The 31-year-old left-armer has a point to prove as he looks to secure a spot in Australia’s squad for the Ashes rematch on home soil later this year and he showed his pace and aggression can still cause problems when he bounced out Jonathan Trott at Old Trafford and then dismissed Kevin Pietersen the same way at Edgbaston.
“I have that confidence and belief in my bowling,” Johnson said on Friday.
“Whoever I’m up against, I’m confident I can get them out and intimidate them — that’s what I’ll be doing here and in every game going forward.
“When you can get those guys out with the short ball, it can be very intimidating — and the short ball is part of my armoury.
“When I’ve been at my best, being aggressive, I bowl that ‘armpit’ ball or a nice ball to the throat of the batsman — and then I try to use the ball swinging, getting it up there for the lbws or bowleds or catches behind.”
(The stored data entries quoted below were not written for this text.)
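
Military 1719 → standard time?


5:19 PM

Hour: 17
17 - 12 = 5 → PM


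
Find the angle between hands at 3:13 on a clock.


18.5°

Hour hand = 3×30 + 13×0.5 = 96.5°
Minute hand = 13×6 = 78°
Difference = |96.5 - 78| = 18.5°


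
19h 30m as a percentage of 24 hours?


0.8125 (81.25%)

Total minutes: 19×60 + 30 = 1170
Day = 24×60 = 1440 minutes
Fraction = 1170/1440 = 0.8125
As a percentage: 1170/1440 × 100 = 81.25%


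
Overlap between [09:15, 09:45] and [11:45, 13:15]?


Meeting A: 555-585 (in minutes from midnight)
Meeting B: 705-795
Overlap start = max(555, 705) = 705
Overlap end = min(585, 795) = 585
Overlap = max(0, 585 - 705) = 0 min

0 minutes


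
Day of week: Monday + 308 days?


Start: Monday (index 0)
(0 + 308) mod 7
= 308 mod 7
= 0
Index 0 → Monday

Monday


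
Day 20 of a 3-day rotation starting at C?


Shifts: A, B, C
Start: C (index 2)
Day 20: (2 + 20 - 1) mod 3
= 21 mod 3
= 0
Index 0 → shift A

Shift A


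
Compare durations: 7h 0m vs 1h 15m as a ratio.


28:5 (5.60)

Duration 1: 420 minutes
Duration 2: 75 minutes
Ratio = 420:75
GCD = 15
Simplified = 28:5
As a decimal: 28/5 = 5.60


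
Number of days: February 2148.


29 days

Month: February (month 2)
February: 28 or 29 (leap year)
2148 leap year? Yes


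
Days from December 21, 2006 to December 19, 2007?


From December 21, 2006 to December 19, 2007
Rest of December 2006: 31 - 21 = 10
Full months: January 31, February 2007 28, March 31, April 30, May 31, June 30, July 31, August 31, September 30, October 31, November 30
Days into December 2007: 19
Total = 10 + 31 + 28 + 31 + 30 + 31 + 30 + 31 + 31 + 30 + 31 + 30 + 19 = 363 days

363 days


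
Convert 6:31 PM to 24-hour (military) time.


Input: 6:31 PM
PM: 6 + 12 = 18

18:31


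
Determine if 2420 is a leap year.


Rules: divisible by 4 AND (not by 100 OR by 400)
2420 ÷ 4 = 605 exactly → divisible by 4
2420 ÷ 100 = 24 remainder 20 → not divisible by 100
Divisible by 4 but not by 100 → leap year

Yes


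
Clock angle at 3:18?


9.0°

Hour hand = 3×30 + 18×0.5 = 99.0°
Minute hand = 18×6 = 108°
Difference = |99.0 - 108| = 9.0°


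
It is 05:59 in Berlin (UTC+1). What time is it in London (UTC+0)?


04:59

Time difference = UTC+0 - UTC+1 = -1 hours
New hour = (5 -1) mod 24
= 4 mod 24 = 4
Minutes unchanged → 04:59


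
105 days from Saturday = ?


Saturday

Start: Saturday (index 5)
(5 + 105) mod 7
= 110 mod 7
= 5
Index 5 → Saturday


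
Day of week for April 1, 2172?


Zeller's congruence:
q=1, m=4, k=72, j=21
h = (1 + ⌊13×5/5⌋ + 72 + ⌊72/4⌋ + ⌊21/4⌋ - 2×21) mod 7
= (1 + 13 + 72 + 18 + 5 - 42) mod 7
= 67 mod 7 = 4
h=4 → Wednesday

Wednesday


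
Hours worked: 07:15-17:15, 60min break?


Total time = (17×60+15) - (7×60+15)
= 1035 - 435 = 600 min
Minus break: 600 - 60 = 540 min
= 9h 0m

9h 0m (540 minutes)


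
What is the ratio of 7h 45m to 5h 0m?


Duration 1: 465 minutes
Duration 2: 300 minutes
Ratio = 465:300
GCD = 15
Simplified = 31:20
As a decimal: 31/20 = 1.55

31:20 (1.55)


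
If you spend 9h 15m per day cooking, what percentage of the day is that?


38.5%

Time: 555 minutes
Day: 1440 minutes
Percentage = (555/1440) × 100 ≈ 38.5%


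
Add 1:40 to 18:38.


Start: 1118 minutes from midnight
Add: 100 minutes
Total: 1218 minutes
Hours: 1218 ÷ 60 = 20 remainder 18

20:18


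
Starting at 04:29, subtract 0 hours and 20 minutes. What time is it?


04:09

Start: 269 minutes from midnight
Subtract: 20 minutes
Remaining: 269 - 20 = 249
Hours: 4, Minutes: 9


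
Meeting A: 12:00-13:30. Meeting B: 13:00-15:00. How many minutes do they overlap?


30 minutes

Meeting A: 720-810 (in minutes from midnight)
Meeting B: 780-900
Overlap start = max(720, 780) = 780
Overlap end = min(810, 900) = 810
Overlap = max(0, 810 - 780) = 30 min


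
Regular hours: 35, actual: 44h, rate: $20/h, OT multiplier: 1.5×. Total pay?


Regular: 35h × $20 = $700.00
Overtime: 44 - 35 = 9h
OT pay: 9h × $20 × 1.5 = $270.00
Total = $700.00 + $270.00 = $970.00

$970.00


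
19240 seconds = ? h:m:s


Hours: 19240 ÷ 3600 = 5 remainder 1240
Minutes: 1240 ÷ 60 = 20 remainder 40
Seconds: 40

5h 20m 40s


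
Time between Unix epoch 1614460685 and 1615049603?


588918 seconds (163.6 hours / 6.82 days)

Difference = 1615049603 - 1614460685 = 588918 seconds
In hours: 588918 / 3600 ≈ 163.6
In days: 588918 / 86400 ≈ 6.82


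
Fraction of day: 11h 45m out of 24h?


0.4896 (48.96%)

Total minutes: 11×60 + 45 = 705
Day = 24×60 = 1440 minutes
Fraction = 705/1440 ≈ 0.4896
As a percentage: 705/1440 × 100 ≈ 48.96%


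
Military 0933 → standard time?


9:33 AM

Hour: 9
9 < 12 → AM


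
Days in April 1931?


30 days

Month: April (month 4)
April has 30 days


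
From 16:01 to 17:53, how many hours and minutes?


End time in minutes: 17×60 + 53 = 1073
Start time in minutes: 16×60 + 1 = 961
Difference = 1073 - 961 = 112 minutes
= 1 hours 52 minutes

1h 52m


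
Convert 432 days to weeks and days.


61 weeks 5 days

Weeks: 432 ÷ 7 = 61 remainder 5


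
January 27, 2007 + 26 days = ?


February 22, 2007

Start: January 27, 2007
Add 26 days
January 27 → February 1: 31 - 27 + 1 = 5 days (26 - 5 = 21 left)
February 1 + 21 = February 22, 2007


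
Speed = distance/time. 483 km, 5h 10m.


93.5 km/h

Distance: 483 km
Time: 5h 10m = 310 min = 310/60 = 31/6 hours
Speed = 483 ÷ (31/6) = 483 × 6 / 31 = 2898/31 ≈ 93.5 km/h


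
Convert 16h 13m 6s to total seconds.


Hours: 16 × 3600 = 57600
Minutes: 13 × 60 = 780
Seconds: 6
Total = 57600 + 780 + 6 = 58386

58386 seconds


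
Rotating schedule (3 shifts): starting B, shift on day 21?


Shift A

Shifts: A, B, C
Start: B (index 1)
Day 21: (1 + 21 - 1) mod 3
= 21 mod 3
= 0
Index 0 → shift A


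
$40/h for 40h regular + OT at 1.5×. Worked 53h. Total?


$2380.00

Regular: 40h × $40 = $1600.00
Overtime: 53 - 40 = 13h
OT pay: 13h × $40 × 1.5 = $780.00
Total = $1600.00 + $780.00 = $2380.00


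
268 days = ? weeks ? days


Weeks: 268 ÷ 7 = 38 remainder 2

38 weeks 2 days


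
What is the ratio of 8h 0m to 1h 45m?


32:7 (4.57)

Duration 1: 480 minutes
Duration 2: 105 minutes
Ratio = 480:105
GCD = 15
Simplified = 32:7
As a decimal: 32/7 ≈ 4.57


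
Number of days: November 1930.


30 days

Month: November (month 11)
November has 30 days


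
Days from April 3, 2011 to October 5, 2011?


From April 3, 2011 to October 5, 2011
Rest of April 2011: 30 - 3 = 27
Full months: May 31, June 30, July 31, August 31, September 30
Days into October 2011: 5
Total = 27 + 31 + 30 + 31 + 31 + 30 + 5 = 185 days

185 days


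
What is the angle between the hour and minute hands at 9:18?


Hour hand = 9×30 + 18×0.5 = 279.0°
Minute hand = 18×6 = 108°
Difference = |279.0 - 108| = 171.0°

171.0°


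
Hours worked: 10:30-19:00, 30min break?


Total time = (19×60+0) - (10×60+30)
= 1140 - 630 = 510 min
Minus break: 510 - 30 = 480 min
= 8h 0m

8h 0m (480 minutes)


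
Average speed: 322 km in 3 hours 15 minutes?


99.1 km/h

Distance: 322 km
Time: 3h 15m = 195 min = 195/60 = 13/4 hours
Speed = 322 ÷ (13/4) = 322 × 4 / 13 = 1288/13 ≈ 99.1 km/h


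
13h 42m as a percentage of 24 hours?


Total minutes: 13×60 + 42 = 822
Day = 24×60 = 1440 minutes
Fraction = 822/1440 ≈ 0.5708
As a percentage: 822/1440 × 100 ≈ 57.08%

0.5708 (57.08%)


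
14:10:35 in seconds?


Hours: 14 × 3600 = 50400
Minutes: 10 × 60 = 600
Seconds: 35
Total = 50400 + 600 + 35 = 51035

51035 seconds


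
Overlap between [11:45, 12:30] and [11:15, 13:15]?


Meeting A: 705-750 (in minutes from midnight)
Meeting B: 675-795
Overlap start = max(705, 675) = 705
Overlap end = min(750, 795) = 750
Overlap = max(0, 750 - 705) = 45 min

45 minutes


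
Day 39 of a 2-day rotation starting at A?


Shifts: A, B
Start: A (index 0)
Day 39: (0 + 39 - 1) mod 2
= 38 mod 2
= 0
Index 0 → shift A

Shift A


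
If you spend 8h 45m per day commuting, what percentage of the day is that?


36.5%

Time: 525 minutes
Day: 1440 minutes
Percentage = (525/1440) × 100 ≈ 36.5%


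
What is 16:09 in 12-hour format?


4:09 PM

Hour: 16
16 - 12 = 4 → PM


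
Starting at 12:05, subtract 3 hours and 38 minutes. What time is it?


08:27

Start: 725 minutes from midnight
Subtract: 218 minutes
Remaining: 725 - 218 = 507
Hours: 8, Minutes: 27


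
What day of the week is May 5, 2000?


Zeller's congruence:
q=5, m=5, k=0, j=20
h = (5 + ⌊13×6/5⌋ + 0 + ⌊0/4⌋ + ⌊20/4⌋ - 2×20) mod 7
= (5 + 15 + 0 + 0 + 5 - 40) mod 7
= -15 mod 7 = 6
h=6 → Friday

Friday


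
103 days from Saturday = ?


Thursday

Start: Saturday (index 5)
(5 + 103) mod 7
= 108 mod 7
= 3
Index 3 → Thursday


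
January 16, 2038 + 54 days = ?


Start: January 16, 2038
Add 54 days
January 16 → February 1: 31 - 16 + 1 = 16 days (54 - 16 = 38 left)
February 1 → March 1: 28 - 1 + 1 = 28 days (38 - 28 = 10 left)
March 1 + 10 = March 11, 2038

March 11, 2038


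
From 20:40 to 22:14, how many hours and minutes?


1h 34m

End time in minutes: 22×60 + 14 = 1334
Start time in minutes: 20×60 + 40 = 1240
Difference = 1334 - 1240 = 94 minutes
= 1 hours 34 minutes


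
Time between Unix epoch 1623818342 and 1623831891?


13549 seconds (3.8 hours / 0.16 days)

Difference = 1623831891 - 1623818342 = 13549 seconds
In hours: 13549 / 3600 ≈ 3.8
In days: 13549 / 86400 ≈ 0.16


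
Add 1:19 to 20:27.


21:46

Start: 1227 minutes from midnight
Add: 79 minutes
Total: 1306 minutes
Hours: 1306 ÷ 60 = 21 remainder 46


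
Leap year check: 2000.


Yes

Rules: divisible by 4 AND (not by 100 OR by 400)
2000 ÷ 4 = 500 exactly → divisible by 4
2000 ÷ 100 = 20 exactly → divisible by 100
2000 ÷ 400 = 5 exactly → divisible by 400
Divisible by 400 → leap year


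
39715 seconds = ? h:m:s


11h 1m 55s

Hours: 39715 ÷ 3600 = 11 remainder 115
Minutes: 115 ÷ 60 = 1 remainder 55
Seconds: 55


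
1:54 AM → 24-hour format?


01:54

Input: 1:54 AM
AM hour stays: 1


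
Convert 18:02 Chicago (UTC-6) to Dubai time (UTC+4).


Time difference = UTC+4 - UTC-6 = +10 hours
New hour = (18 + 10) mod 24
= 28 mod 24 = 4
Minutes unchanged → 04:02; 28 ≥ 24 → next day

04:02 (next day)


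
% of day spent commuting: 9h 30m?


39.6%

Time: 570 minutes
Day: 1440 minutes
Percentage = (570/1440) × 100 ≈ 39.6%


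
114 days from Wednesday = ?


Friday

Start: Wednesday (index 2)
(2 + 114) mod 7
= 116 mod 7
= 4
Index 4 → Friday


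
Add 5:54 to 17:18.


Start: 1038 minutes from midnight
Add: 354 minutes
Total: 1392 minutes
Hours: 1392 ÷ 60 = 23 remainder 12

23:12


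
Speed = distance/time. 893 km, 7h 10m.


124.6 km/h

Distance: 893 km
Time: 7h 10m = 430 min = 430/60 = 43/6 hours
Speed = 893 ÷ (43/6) = 893 × 6 / 43 = 5358/43 ≈ 124.6 km/h


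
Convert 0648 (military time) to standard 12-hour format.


Hour: 6
6 < 12 → AM

6:48 AM


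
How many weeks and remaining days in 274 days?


Weeks: 274 ÷ 7 = 39 remainder 1

39 weeks 1 days


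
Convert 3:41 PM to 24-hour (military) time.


Input: 3:41 PM
PM: 3 + 12 = 15

15:41


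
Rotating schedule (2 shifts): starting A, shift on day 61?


Shifts: A, B
Start: A (index 0)
Day 61: (0 + 61 - 1) mod 2
= 60 mod 2
= 0
Index 0 → shift A

Shift A


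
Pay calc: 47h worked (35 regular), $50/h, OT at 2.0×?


$2950.00

Regular: 35h × $50 = $1750.00
Overtime: 47 - 35 = 12h
OT pay: 12h × $50 × 2.0 = $1200.00
Total = $1750.00 + $1200.00 = $2950.00


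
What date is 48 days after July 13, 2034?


Start: July 13, 2034
Add 48 days
July 13 → August 1: 31 - 13 + 1 = 19 days (48 - 19 = 29 left)
August 1 + 29 = August 30, 2034

August 30, 2034


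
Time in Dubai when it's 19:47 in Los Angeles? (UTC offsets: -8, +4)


07:47 (next day)

Time difference = UTC+4 - UTC-8 = +12 hours
New hour = (19 + 12) mod 24
= 31 mod 24 = 7
Minutes unchanged → 07:47; 31 ≥ 24 → next day


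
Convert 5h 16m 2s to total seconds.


18962 seconds

Hours: 5 × 3600 = 18000
Minutes: 16 × 60 = 960
Seconds: 2
Total = 18000 + 960 + 2 = 18962


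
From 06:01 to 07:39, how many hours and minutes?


1h 38m

End time in minutes: 7×60 + 39 = 459
Start time in minutes: 6×60 + 1 = 361
Difference = 459 - 361 = 98 minutes
= 1 hours 38 minutes


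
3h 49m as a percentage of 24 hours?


0.1590 (15.90%)

Total minutes: 3×60 + 49 = 229
Day = 24×60 = 1440 minutes
Fraction = 229/1440 ≈ 0.1590
As a percentage: 229/1440 × 100 ≈ 15.90%


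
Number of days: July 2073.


Month: July (month 7)
July has 31 days

31 days


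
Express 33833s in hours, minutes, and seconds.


Hours: 33833 ÷ 3600 = 9 remainder 1433
Minutes: 1433 ÷ 60 = 23 remainder 53
Seconds: 53

9h 23m 53s


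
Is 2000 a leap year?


Rules: divisible by 4 AND (not by 100 OR by 400)
2000 ÷ 4 = 500 exactly → divisible by 4
2000 ÷ 100 = 20 exactly → divisible by 100
2000 ÷ 400 = 5 exactly → divisible by 400
Divisible by 400 → leap year

Yes


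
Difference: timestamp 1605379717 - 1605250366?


Difference = 1605379717 - 1605250366 = 129351 seconds
In hours: 129351 / 3600 ≈ 35.9
In days: 129351 / 86400 ≈ 1.50

129351 seconds (35.9 hours / 1.50 days)


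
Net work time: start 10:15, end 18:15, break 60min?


Total time = (18×60+15) - (10×60+15)
= 1095 - 615 = 480 min
Minus break: 480 - 60 = 420 min
= 7h 0m

7h 0m (420 minutes)


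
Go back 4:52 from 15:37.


10:45

Start: 937 minutes from midnight
Subtract: 292 minutes
Remaining: 937 - 292 = 645
Hours: 10, Minutes: 45


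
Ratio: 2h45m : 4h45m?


11:19 (0.58)

Duration 1: 165 minutes
Duration 2: 285 minutes
Ratio = 165:285
GCD = 15
Simplified = 11:19
As a decimal: 11/19 ≈ 0.58


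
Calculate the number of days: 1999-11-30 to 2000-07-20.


233 days

From November 30, 1999 to July 20, 2000
Rest of November 1999: 30 - 30 = 0
Full months: December 31, January 31, February 2000 29, March 31, April 30, May 31, June 30
Days into July 2000: 20
Total = 0 + 31 + 31 + 29 + 31 + 30 + 31 + 30 + 20 = 233 days


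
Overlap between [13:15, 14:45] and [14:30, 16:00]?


Meeting A: 795-885 (in minutes from midnight)
Meeting B: 870-960
Overlap start = max(795, 870) = 870
Overlap end = min(885, 960) = 885
Overlap = max(0, 885 - 870) = 15 min

15 minutes


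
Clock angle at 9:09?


Hour hand = 9×30 + 9×0.5 = 274.5°
Minute hand = 9×6 = 54°
Difference = |274.5 - 54| = 220.5°
Since > 180°: 360 - 220.5 = 139.5°

139.5°


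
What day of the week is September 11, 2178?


Friday

Zeller's congruence:
q=11, m=9, k=78, j=21
h = (11 + ⌊13×10/5⌋ + 78 + ⌊78/4⌋ + ⌊21/4⌋ - 2×21) mod 7
= (11 + 26 + 78 + 19 + 5 - 42) mod 7
= 97 mod 7 = 6
h=6 → Friday


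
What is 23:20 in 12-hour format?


11:20 PM

Hour: 23
23 - 12 = 11 → PM


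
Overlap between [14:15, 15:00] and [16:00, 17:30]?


0 minutes

Meeting A: 855-900 (in minutes from midnight)
Meeting B: 960-1050
Overlap start = max(855, 960) = 960
Overlap end = min(900, 1050) = 900
Overlap = max(0, 900 - 960) = 0 min


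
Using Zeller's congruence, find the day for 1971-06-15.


Tuesday

Zeller's congruence:
q=15, m=6, k=71, j=19
h = (15 + ⌊13×7/5⌋ + 71 + ⌊71/4⌋ + ⌊19/4⌋ - 2×19) mod 7
= (15 + 18 + 71 + 17 + 4 - 38) mod 7
= 87 mod 7 = 3
h=3 → Tuesday


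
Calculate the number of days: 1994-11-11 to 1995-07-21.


From November 11, 1994 to July 21, 1995
Rest of November 1994: 30 - 11 = 19
Full months: December 31, January 31, February 1995 28, March 31, April 30, May 31, June 30
Days into July 1995: 21
Total = 19 + 31 + 31 + 28 + 31 + 30 + 31 + 30 + 21 = 252 days

252 days


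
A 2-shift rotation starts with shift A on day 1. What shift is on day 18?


Shift B

Shifts: A, B
Start: A (index 0)
Day 18: (0 + 18 - 1) mod 2
= 17 mod 2
= 1
Index 1 → shift B


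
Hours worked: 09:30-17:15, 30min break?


Total time = (17×60+15) - (9×60+30)
= 1035 - 570 = 465 min
Minus break: 465 - 30 = 435 min
= 7h 15m

7h 15m (435 minutes)


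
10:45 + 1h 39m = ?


12:24

Start: 645 minutes from midnight
Add: 99 minutes
Total: 744 minutes
Hours: 744 ÷ 60 = 12 remainder 24


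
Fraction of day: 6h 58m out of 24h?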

Johnson senses he may have already struck some psychological blows against the opposition, as well as physical ones, after Trott was hit on the helmet in Birmingham.
“I hope they are wary of me,” he said. “I just have to keep being aggressive and keep it simple.”
His Ashes exclusion was hard to take and the pain of that snub has made him all the more determined to force his way back into the Test team.
“It was disappointing to find out I wasn’t in the squad because I thought I’d been performing, coming back from the injury,” he said.
“Watching the first ball of an Ashes series was quite hard, but then I got over it and knew I had to keep working hard.”
Australia are 1-0 up with two to play in the one-day series, but, while Johnson would be pleased to help his team end a troubled tour on a high note, he is more concerned with showing he deserves to add to his 51 Test caps.
“I feel like I’ve been performing. I want to play Test cricket, that’s my number one format,” he said. “I hope I get the chance to play against England and win an Ashes series.”
Johnson admits it was not always so, but these days he will lose no sleep over the banter and abuse he often receives from England’s fans.
“I didn’t like it when I first came over. I didn’t expect it,” he said.
“I’d been in some pretty good form throughout 2009 and I didn’t really expect to cop as much flak as I did. “Now, it doesn’t bother me. I know what to expect over here now.
“You start to sing the songs in your head – it’s pretty catchy!
“I think I’m always going to cop it over here now. As soon as I bowl a wide, I get it.
“But it’s all part of the game, and I’ve learnt to live with it and enjoy it.”